With TreeSlicer, we change birthRateChangeTimes to a TreeSlicer object, and explicitly tell it to place the change-point times between the tMRCA and the present.

<distribution id="BirthDeathSkySerial"
              spec="beast.evolution.speciation.BirthDeathSkylineModel"
              tree="@Tree"
              reproductiveNumber="@reproductiveNumber"
              becomeUninfectiousRate="@becomeUninfectiousRate"
              samplingProportion="@samplingProportion"
              origin="@origin">
    <birthRateChangeTimes spec="TreeSlicer" id="ReTreeSlice" tree="@Tree"
                          dimension="5" to="tmrca" inclusive="false"/>
    <reverseTimeArrays spec="BooleanParameter" value="true false false false false false"/>
</distribution>

Equidistant change-point times between the tMRCA and the present

We also need to indicate to BDSKY that the reproductive number (or birth-rate) change-point times should be reversed, meaning that change-point times are measured as time between the present and the change-point time (heights on the tree), instead of between the origin and the change-point time (default behaviour for BDSKY). We do this using the reverseTimeArrays array. Reproductive number (or birth-rate) change-point times are the first in the array (see BDSKY code/documentation), which is why the first element is set to true.

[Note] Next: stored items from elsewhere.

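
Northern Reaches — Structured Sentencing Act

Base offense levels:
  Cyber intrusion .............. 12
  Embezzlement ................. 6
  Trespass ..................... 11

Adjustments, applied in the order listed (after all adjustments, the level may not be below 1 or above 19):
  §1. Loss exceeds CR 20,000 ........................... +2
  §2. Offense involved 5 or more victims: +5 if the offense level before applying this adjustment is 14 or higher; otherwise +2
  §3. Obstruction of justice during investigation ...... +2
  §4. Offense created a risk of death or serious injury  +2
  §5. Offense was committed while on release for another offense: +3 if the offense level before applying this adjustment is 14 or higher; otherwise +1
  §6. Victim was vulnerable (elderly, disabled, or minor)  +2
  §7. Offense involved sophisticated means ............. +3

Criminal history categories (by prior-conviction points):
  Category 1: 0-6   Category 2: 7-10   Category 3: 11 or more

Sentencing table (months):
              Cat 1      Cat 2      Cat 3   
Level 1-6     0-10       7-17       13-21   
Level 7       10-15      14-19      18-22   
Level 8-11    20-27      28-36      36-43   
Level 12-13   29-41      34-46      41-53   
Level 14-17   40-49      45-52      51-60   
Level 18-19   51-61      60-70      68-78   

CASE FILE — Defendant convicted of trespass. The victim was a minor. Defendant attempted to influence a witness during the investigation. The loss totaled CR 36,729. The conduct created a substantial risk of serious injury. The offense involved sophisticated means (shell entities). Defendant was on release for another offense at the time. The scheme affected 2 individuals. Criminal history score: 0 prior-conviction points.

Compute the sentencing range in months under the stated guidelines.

51-61 months

Base offense level for trespass: 11.
§1 applies: 11 + 2 = 13.
§3 applies: 13 + 2 = 15.
§4 applies: 15 + 2 = 17.
§5 applies (level before this adjustment is 17 ≥ 14, so +3): 17 + 3 = 20.
§6 applies: 20 + 2 = 22.
§7 applies: 22 + 3 = 25.
Level 25 exceeds the maximum of 19; capped at 19.
Final offense level: 19.
Criminal history: 0 prior points → Category 1 (0-6).
Level 19 falls in the 18-19 band.
Grid: Level 18-19 × Category 1 = 51-61 months.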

If we had set inclusive to true in the TreeSlicer object, there would be a change-point time on the tMRCA, as shown below. Convergence is generally better when inclusive is set to false (and the tMRCA is part of the oldest slice).

Equidistant change-point times between the tMRCA and the present

We can also log the TreeSlicer object,

<log idref="ReTreeSlice"/>

which will record the time between the present and the reproductive number change-point times (heights on the tree) in the log file. Alternatively, we can directly log the dates of the change-point times with TreeSliceDateLogger,

<log spec="TreeSliceDateLogger" treeSlice="@ReTreeSlice"/>

These times are needed to calculate marginal posterior distribution of the reproductive number at specific times, since the change-point times change with the tMRCA, which is one of the model parameters. (Actually, since change-point times are equally-spaced between the tRMCA and the present, only the tMRCA is needed to calculate the marginal posterior distribution).